Swelling debt interest bill fashions second highest April government borrowing on record at £25.6bn
A near £10bn debt interest bill helped to push UK borrowing to the second highest monthly total for April since records began in 1993, official figures out today reveal.
The government took on an additional £25.6bn of debt last month, above market expectations and up from £13.7bn in the same month last year, according to the Office for National Statistics (ONS).
Last month’s borrowing total was £3.1bn higher than forecast by the Office for Budget Responsibility (OBR) at March’s budget.
Swelling payments to investors in exchange for them lending to the government widened the deficit. Britain has to borrow cash when the amount of money it raises through taxes falls short of spending.
A large chunk of Britain’s debt pile – which is running just below 100 per cent of the size of the economy – is tied to an old measure of inflation, the retail price index (RPI).
RPI inflation has been surging for more than a year, raising the amount of money the government has to dish out to holders of UK debt.
April’s deficit was also fashioned by the Treasury spending nearly £4bn on subsidies, mainly to cushion the cost of living crisis partly caused by sky high energy bills.
Since last autumn, the government has capped typical annual household energy bills at £2,500, preventing them from topping £4,000. Ofgem, the energy regulator, is tipped to lower the price cap to around £2,000 on Thursday, reducing government spending under current plans.

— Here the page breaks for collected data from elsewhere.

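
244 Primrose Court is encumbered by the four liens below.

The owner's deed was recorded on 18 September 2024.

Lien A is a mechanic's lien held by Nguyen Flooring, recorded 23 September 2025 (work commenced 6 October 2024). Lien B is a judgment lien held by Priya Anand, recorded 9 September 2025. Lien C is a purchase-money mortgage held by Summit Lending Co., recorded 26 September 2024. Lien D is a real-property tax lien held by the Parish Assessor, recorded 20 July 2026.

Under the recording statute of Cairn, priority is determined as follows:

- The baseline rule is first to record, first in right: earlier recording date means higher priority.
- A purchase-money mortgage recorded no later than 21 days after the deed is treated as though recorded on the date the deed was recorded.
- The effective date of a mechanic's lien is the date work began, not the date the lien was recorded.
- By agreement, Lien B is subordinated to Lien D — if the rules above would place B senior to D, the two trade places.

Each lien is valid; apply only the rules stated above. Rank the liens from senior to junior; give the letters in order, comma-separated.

First, effective dates: A relates back to 6 October 2024 (work commenced); C was recorded within the 21-day window, so its effective date is the deed date 18 September 2024.
Ordering by effective date: C (18 September 2024), A (6 October 2024), B (9 September 2025), D (20 July 2026).
B is senior to D before the subordination, so the two trade places.

C, A, D, B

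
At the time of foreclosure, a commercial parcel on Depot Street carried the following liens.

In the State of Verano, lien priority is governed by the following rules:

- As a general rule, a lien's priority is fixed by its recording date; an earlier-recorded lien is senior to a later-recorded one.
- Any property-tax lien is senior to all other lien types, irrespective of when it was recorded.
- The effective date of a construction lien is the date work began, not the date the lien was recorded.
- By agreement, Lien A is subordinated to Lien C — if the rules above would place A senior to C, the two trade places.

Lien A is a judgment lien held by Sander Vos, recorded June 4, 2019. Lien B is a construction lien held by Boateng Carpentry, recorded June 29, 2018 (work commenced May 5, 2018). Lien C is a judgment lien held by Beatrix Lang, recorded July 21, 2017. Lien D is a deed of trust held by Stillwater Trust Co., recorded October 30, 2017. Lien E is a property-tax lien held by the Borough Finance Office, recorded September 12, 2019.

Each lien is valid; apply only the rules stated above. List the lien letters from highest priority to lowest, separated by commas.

Effective dates after the stated exceptions: B is treated as recorded May 5, 2018, the work-commencement date.
E, as a property-tax lien, has superpriority and ranks first.
Ordering the rest by effective date: C (July 21, 2017), D (October 30, 2017), B (May 5, 2018), A (June 4, 2019).
Since A is not senior to C, the subordination leaves the order unchanged.

E, C, D, B, A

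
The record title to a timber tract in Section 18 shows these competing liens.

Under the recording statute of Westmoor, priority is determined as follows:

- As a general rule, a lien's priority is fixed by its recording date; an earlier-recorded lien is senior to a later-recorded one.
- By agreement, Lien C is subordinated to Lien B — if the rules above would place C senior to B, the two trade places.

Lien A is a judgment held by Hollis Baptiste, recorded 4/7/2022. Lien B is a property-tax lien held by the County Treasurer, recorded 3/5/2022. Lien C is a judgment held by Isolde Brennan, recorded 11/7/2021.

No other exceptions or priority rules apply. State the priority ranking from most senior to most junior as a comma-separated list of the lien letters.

Ordering by effective date: C (11/7/2021), B (3/5/2022), A (4/7/2022).
C is senior to B before the subordination, so the two trade places.

B, C, A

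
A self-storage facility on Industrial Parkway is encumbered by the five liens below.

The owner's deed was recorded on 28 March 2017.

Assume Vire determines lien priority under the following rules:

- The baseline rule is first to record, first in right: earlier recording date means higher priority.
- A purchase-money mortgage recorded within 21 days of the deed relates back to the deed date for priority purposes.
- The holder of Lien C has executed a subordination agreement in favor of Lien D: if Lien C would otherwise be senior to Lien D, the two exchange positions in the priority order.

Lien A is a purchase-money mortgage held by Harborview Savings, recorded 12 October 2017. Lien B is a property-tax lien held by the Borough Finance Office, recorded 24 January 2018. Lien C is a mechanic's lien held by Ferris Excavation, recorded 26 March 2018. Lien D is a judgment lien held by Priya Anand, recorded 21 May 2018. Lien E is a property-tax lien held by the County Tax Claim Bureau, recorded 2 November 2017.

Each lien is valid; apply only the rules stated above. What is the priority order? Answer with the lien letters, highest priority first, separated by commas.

First, effective dates: A was recorded 198 days after the deed — beyond 21 days — so no relation-back applies.
By effective date: A (12 October 2017), E (2 November 2017), B (24 January 2018), C (26 March 2018), D (21 May 2018).
C is senior to D before the subordination, so the two trade places.

A, E, B, D, C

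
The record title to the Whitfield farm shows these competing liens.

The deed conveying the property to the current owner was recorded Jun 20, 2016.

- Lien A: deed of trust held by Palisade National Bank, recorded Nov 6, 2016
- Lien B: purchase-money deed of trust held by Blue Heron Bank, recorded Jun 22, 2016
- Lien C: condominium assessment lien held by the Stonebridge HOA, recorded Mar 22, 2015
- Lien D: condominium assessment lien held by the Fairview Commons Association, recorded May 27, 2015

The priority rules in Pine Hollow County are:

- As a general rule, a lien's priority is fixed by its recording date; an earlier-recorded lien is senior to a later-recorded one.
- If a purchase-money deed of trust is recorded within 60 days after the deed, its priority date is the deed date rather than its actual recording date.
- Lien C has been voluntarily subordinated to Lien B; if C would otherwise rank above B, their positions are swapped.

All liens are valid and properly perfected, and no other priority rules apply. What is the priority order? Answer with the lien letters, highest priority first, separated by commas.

B, D, C, A

First, effective dates: B relates back to the deed date Jun 20, 2016.
By effective date: C (Mar 22, 2015), D (May 27, 2015), B (Jun 20, 2016), A (Nov 6, 2016).
The subordination applies — C was senior to B — so C and B swap.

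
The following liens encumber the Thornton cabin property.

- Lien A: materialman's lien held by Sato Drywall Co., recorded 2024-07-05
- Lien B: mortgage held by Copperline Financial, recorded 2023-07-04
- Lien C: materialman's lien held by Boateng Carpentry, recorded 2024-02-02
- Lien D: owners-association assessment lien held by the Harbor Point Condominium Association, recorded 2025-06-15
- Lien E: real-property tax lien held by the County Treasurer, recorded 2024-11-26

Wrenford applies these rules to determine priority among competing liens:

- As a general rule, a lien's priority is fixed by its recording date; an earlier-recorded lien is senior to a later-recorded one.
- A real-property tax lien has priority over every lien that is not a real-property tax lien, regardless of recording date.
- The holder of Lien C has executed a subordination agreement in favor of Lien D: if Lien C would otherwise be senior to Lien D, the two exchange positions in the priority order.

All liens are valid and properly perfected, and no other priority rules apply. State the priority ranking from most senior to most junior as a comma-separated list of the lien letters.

E, B, D, A, C

As a real-property tax lien, E is senior to every other lien.
Remaining liens by effective date: B (2023-07-04), C (2024-02-02), A (2024-07-05), D (2025-06-15).
Because C would otherwise rank above D, the subordination swaps them.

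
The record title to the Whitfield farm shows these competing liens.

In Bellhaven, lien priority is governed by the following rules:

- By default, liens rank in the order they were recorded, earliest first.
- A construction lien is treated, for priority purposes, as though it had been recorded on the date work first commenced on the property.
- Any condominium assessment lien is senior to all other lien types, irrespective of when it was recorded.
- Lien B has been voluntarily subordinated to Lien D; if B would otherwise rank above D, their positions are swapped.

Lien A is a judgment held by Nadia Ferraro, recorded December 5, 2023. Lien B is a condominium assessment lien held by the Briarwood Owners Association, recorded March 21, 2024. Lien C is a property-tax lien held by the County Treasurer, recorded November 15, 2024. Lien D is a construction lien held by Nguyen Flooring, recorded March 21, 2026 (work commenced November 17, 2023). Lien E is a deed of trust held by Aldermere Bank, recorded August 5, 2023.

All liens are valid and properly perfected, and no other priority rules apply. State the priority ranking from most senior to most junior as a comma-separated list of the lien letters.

Effective dates: D relates back to November 17, 2023 (work commenced).
B is a condominium assessment lien and takes priority over every other lien.
The other liens, earliest effective date first: E (August 5, 2023), D (November 17, 2023), A (December 5, 2023), C (November 15, 2024).
B is senior to D before the subordination, so the two trade places.

D, E, B, A, C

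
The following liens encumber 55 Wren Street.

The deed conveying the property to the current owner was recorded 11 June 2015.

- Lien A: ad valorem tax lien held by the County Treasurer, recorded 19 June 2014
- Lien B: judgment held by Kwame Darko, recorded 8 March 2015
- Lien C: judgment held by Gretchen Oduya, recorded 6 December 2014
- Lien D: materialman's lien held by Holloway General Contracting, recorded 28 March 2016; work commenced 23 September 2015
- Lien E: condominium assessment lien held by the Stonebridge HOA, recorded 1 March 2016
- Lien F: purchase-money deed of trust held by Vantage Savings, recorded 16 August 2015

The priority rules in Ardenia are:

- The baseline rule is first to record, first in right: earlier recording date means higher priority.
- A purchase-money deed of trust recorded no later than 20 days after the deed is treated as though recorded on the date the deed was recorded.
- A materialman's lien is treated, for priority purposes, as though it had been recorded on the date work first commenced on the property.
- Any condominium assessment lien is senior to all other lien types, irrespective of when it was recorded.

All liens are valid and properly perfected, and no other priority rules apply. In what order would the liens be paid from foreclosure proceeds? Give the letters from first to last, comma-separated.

E, A, C, B, F, D

Adjusting effective dates: D is treated as recorded 23 September 2015, the work-commencement date; F missed the 20-day window (66 days after the deed), so its recording date stands.
E, as a condominium assessment lien, has superpriority and ranks first.
Remaining liens by effective date: A (19 June 2014), C (6 December 2014), B (8 March 2015), F (16 August 2015), D (23 September 2015).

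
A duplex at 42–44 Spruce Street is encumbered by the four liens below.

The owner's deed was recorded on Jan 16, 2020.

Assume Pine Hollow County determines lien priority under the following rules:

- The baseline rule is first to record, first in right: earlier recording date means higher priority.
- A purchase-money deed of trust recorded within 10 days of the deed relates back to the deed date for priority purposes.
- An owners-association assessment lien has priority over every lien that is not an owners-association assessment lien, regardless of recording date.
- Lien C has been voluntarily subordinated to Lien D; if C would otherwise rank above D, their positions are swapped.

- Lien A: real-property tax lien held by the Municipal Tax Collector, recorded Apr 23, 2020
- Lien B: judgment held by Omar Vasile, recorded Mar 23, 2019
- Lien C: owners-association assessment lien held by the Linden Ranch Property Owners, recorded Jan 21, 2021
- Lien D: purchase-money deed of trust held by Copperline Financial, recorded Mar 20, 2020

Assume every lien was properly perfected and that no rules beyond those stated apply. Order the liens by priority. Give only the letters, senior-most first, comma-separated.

Adjusting effective dates: D was recorded 64 days after the deed — beyond 10 days — so no relation-back applies.
C, as an owners-association assessment lien, has superpriority and ranks first.
Ordering the rest by effective date: B (Mar 23, 2019), D (Mar 20, 2020), A (Apr 23, 2020).
C is senior to D before the subordination, so the two trade places.

D, B, C, A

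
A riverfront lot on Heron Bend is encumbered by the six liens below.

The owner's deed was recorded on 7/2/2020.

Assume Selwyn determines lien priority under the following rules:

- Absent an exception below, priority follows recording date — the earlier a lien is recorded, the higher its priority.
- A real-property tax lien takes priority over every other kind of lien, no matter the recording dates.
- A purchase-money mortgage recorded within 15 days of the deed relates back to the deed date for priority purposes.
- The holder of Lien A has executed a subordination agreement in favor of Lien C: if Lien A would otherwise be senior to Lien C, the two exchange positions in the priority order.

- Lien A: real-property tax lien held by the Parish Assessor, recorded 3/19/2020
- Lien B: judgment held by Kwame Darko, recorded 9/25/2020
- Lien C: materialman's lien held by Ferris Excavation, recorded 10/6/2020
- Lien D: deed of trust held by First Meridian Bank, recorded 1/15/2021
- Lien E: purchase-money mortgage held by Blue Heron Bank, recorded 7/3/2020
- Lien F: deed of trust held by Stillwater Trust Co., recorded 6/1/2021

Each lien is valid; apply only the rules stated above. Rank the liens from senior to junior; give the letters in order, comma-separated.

C, E, B, A, D, F

Effective dates after the stated exceptions: E was recorded within the 15-day window, so its effective date is the deed date 7/2/2020.
A is a real-property tax lien, so it outranks all other liens regardless of date.
Ordering the rest by effective date: E (7/2/2020), B (9/25/2020), C (10/6/2020), D (1/15/2021), F (6/1/2021).
A is senior to C before the subordination, so the two trade places.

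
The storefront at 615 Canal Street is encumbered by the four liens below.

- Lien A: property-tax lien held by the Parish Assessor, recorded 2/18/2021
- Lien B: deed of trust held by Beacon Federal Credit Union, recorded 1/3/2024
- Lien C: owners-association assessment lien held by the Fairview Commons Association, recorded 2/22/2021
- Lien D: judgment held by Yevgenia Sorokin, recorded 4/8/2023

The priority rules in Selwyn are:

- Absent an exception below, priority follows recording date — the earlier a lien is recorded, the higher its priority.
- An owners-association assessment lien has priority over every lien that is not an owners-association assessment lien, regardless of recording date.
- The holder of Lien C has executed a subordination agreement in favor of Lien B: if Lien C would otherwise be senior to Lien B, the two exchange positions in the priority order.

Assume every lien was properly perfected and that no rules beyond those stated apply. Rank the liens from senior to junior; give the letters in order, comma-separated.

C is an owners-association assessment lien and takes priority over every other lien.
Remaining liens by effective date: A (2/18/2021), D (4/8/2023), B (1/3/2024).
Because C would otherwise rank above B, the subordination swaps them.

B, A, D, C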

The shortfall in the amount of money energy suppliers have to pay source gas and electricity and can charge consumers is bridged by the government.
Britain’s finances are typically measured over the year to March. Today’s figures were the first under the new fiscal year and put the UK on course to top of the OBR’s borrowing calculations by about £3.2bn.
Regardless, Ruth Gregory, deputy chief UK economist at Capital Economics, said she ” wouldn’t be surprised to see a pre-election giveaway in the Autumn Statement on top of the £21.9bn (0.8 per cent of GDP) giveaway for 2023/24 already announced in the Budget in March”.
UK debt-to-GDP ratio is back at 1960s levels
Chancellor Jeremy Hunt said: “It is right we borrowed billions to protect families and businesses against the impacts of the pandemic and Putin’s energy crisis.”
“But debt and borrowing remain too high now – which is why it’s one of our priorities to get debt falling.”
He and Prime Minister Rishi Sunak have promised to get the debt stock falling and economic growth rising by the end of the year as part of a package of pledges to taxpayers.
In March, the OBR projected that Hunt has the thinnest margin of any Chancellor since the organisation was created in 2010 to hit their fiscal targets.
Presently, the government must get the debt-to-GDP ratio falling and cap yearly borrowing at three per cent of GDP in five years.